Perspectivas para 2026
Especialistas indicam que a tendência de queda da pobreza deve continuar, desde que o crescimento econômico seja acompanhado de políticas de distribuição de renda. A manutenção da inflação sob controle e o fortalecimento do mercado de trabalho formal serão determinantes para ampliar ainda mais a classe média e reduzir a indigência.
Monitoramento constante
O acompanhamento regular de indicadores de pobreza, renda e inflação é essencial para ajustar políticas públicas e garantir que os avanços sejam sustentáveis. O uso de dados detalhados permite identificar rapidamente áreas de maior vulnerabilidade e atuar de forma direcionada.
FAQ – Perguntas frequentes
Qual é a taxa de pobreza atual em Buenos Aires?
A taxa de pobreza em Buenos Aires no terceiro trimestre de 2025 é de 17,3% da população.
Como a classe média evoluiu?
A classe média aumentou 19 pontos percentuais, chegando a 51,4% dos domicílios.

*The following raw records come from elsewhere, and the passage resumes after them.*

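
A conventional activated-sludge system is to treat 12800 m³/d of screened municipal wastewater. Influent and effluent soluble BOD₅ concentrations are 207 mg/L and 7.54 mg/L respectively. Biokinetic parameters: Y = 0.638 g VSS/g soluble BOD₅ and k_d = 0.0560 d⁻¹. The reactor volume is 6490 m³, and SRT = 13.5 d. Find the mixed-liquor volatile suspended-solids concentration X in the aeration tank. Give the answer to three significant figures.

X = Y·Q·ΔS·θ_c / [V·(1 + k_d θ_c)] = 0.638 × 12800 × (207 − 7.54) × 13.5 / [6490 × (1 + 0.0560 × 13.5)] = 1930 mg/L.

X ≈ 1930 mg/L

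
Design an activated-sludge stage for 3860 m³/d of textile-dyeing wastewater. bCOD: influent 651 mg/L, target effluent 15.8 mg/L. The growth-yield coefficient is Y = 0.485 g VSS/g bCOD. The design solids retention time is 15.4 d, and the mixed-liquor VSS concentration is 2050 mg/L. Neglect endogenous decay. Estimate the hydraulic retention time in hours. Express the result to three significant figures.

τ ≈ 55.5 h

Biomass mass balance (decay neglected): V·X = Y·Q·(S₀ − S)·θ_c, so V = 0.485 × 3860 × (651 − 15.8) × 15.4 / 2050 = 8933 m³.
τ = V/Q = 8933/3860 = 2.314 d, or 55.54 h.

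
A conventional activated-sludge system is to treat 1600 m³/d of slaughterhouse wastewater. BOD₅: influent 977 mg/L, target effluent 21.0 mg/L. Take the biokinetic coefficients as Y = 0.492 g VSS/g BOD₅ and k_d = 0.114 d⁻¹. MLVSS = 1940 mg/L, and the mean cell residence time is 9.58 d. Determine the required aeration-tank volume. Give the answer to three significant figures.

Steady-state biomass mass balance: V·X·(1 + k_d·θ_c) = Y·Q·(S₀ − S)·θ_c, so V = 0.492 × 1600 × (977 − 21.0) × 9.58 / [1940 × (1 + 0.114 × 9.58)] = 7.21×10^6 / 4059 = 1776 m³.

V ≈ 1780 m³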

Quais fatores contribuíram para a redução da pobreza?
O aumento real da renda familiar, políticas públicas de valorização da renda e recuperação do mercado de trabalho foram determinantes.
A desigualdade social ainda é um problema?

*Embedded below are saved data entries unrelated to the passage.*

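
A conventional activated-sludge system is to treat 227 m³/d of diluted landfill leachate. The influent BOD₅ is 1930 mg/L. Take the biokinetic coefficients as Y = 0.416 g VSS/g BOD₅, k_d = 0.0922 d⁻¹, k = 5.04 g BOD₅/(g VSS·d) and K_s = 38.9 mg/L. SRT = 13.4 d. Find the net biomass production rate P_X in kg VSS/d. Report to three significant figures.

Effluent substrate depends only on kinetics and SRT: S = K_s(1 + k_d θ_c) / [θ_c(Yk − k_d) − 1] = 38.9 × (1 + 0.0922 × 13.4) / [13.4 × (0.416 × 5.04 − 0.0922) − 1] = 86.96 / 25.86 = 3.363 mg/L.
Correct the yield for decay: Y_obs = Y/(1 + k_d θ_c) = 0.416 / (1 + 0.0922 × 13.4) = 0.416 / 2.235 = 0.1861.
Mass of BOD₅ removed per day: Q(S₀ − S) = 227 × 1927 g/m³ = 437.3 kg/d.
Biomass produced: P_X = Y_obs·Q·ΔS = 0.1861 × 437.3 ≈ 81.39 kg VSS/d.

P_X ≈ 81.4 kg VSS/d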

Sim, embora a pobreza tenha caído, diferenças de renda e acesso a serviços ainda existem, sendo necessário manter políticas de inclusão.
Considerações finais
Buenos Aires apresenta resultados positivos na redução da pobreza e no crescimento da classe média, com destaque para a melhoria da renda familiar e a queda da indigência. Apesar dos avanços, ainda há desafios significativos a serem enfrentados, especialmente em relação à inclusão social e à redução das desigualdades. A continuidade de políticas públicas focadas em renda, emprego e bem-estar social será fundamental para consolidar esses resultados e promover maior justiça social na capital argentina.